Until then the Risen Christ continues to meet us at the Table. Following his resurrection, in a little town called Emmaus, Jesus was made known to his followers in the breaking of bread. And for 2000 years the worshiping church has been dining with the Risen Christ at the Table where we find the grace of forgiveness, strength for the journey, the promise of his presence.
A few years later, the apostle Paul would say that when we eat the bread and drink from the cup, we proclaim the Lord’s death until he comes again. And as we await his return, his calling upon our lives remains before us: Follow me. It’s as simple and as dangerous and as life-changing as that. The question is: Will you follow? The whole biblical story has been moving toward this moment. And all of history has been changed by it. Will you allow Jesus to change you?
Jesus Christ is to be the center of our faith. The core of our faith is in a relationship with the Living Christ. Faith is not a belief system nor a code of behavior. Faith is about a trusting relationship with God through Jesus Christ, loving God and others as we follow Jesus. It’s a relationship made possible by God’s grace alone. It’s a relationship we enter by deciding to follow Jesus. We trust our lives into his hands of grace and live in the forgiveness of God, free to say no to temptation, free to become who God created you to be. The angels who sang at his birth were absolutely right: The gospel is good news of great joy for all people.

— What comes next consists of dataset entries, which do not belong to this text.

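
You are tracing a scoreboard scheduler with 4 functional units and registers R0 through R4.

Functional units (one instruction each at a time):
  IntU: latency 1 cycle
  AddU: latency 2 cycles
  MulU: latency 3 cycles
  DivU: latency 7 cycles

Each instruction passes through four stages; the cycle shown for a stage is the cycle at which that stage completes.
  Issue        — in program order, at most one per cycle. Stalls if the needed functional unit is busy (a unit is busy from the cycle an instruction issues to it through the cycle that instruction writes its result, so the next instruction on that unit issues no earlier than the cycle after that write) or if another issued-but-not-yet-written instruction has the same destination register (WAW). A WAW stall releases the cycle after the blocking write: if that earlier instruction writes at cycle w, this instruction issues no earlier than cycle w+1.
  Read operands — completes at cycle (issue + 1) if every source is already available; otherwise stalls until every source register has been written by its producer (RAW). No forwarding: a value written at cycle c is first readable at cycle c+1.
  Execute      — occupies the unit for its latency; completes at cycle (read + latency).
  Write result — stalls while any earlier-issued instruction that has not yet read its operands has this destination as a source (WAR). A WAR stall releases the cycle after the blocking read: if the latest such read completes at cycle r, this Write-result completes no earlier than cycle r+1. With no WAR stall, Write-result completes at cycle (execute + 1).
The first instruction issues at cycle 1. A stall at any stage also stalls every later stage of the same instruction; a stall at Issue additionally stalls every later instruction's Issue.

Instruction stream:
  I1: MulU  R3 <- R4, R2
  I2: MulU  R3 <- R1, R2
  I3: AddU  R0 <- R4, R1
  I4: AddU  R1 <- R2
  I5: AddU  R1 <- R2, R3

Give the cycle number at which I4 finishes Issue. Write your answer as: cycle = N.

cycle = 13

I1: IS=1 RO=2 EX=5 WR=6
I2: IS=7 RO=8 EX=11 WR=12  [struct: MulU busy until I1 writes@6]
I3: IS=8 RO=9 EX=11 WR=12
I4: IS=13 RO=14 EX=16 WR=17  [struct: AddU busy until I3 writes@12]
I5: IS=18 RO=19 EX=21 WR=22  [struct: AddU busy until I4 writes@17]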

The grace of God is hunting you down even now. God wants you to know that you are loved and accepted, that there is grace to help you in your time of need, and that there is a calling on your life greater and more beautiful than you could ever imagine, a calling that will give your life meaning and purpose and fill you with hope.

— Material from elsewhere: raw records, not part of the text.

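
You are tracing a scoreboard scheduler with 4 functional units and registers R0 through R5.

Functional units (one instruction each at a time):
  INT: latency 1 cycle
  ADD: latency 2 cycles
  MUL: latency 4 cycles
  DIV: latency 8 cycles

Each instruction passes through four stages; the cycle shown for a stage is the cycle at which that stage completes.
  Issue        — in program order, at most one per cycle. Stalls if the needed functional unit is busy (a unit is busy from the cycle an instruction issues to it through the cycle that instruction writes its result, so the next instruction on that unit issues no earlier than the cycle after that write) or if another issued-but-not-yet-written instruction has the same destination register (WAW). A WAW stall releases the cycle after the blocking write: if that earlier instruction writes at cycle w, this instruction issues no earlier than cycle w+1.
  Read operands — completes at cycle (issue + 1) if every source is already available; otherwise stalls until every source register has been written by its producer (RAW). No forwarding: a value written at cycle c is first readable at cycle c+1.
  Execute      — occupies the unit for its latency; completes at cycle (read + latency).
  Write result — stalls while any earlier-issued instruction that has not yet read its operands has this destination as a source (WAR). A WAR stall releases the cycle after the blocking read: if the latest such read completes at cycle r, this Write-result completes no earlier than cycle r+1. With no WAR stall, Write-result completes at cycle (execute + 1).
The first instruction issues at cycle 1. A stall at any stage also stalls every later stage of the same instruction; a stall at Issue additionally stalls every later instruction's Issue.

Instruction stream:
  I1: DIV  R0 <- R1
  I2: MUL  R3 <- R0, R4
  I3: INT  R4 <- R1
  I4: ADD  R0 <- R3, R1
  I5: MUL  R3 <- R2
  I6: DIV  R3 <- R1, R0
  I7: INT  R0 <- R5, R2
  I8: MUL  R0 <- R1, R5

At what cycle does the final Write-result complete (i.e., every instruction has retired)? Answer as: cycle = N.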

Do you feel the tug of grace upon your heart? Do you hear his voice quietly speaking to you? It is a voice like no other. His is the voice – once you’ve heard it, his is the face – once you’ve seen it, you never forget. To see the compassion of God in the reflection of his eyes. To feel the Welcome of God in the warmth of his smile. To know the life-giving thrill of his voice as he invites us to dance the Great Dance. Will you take his hand?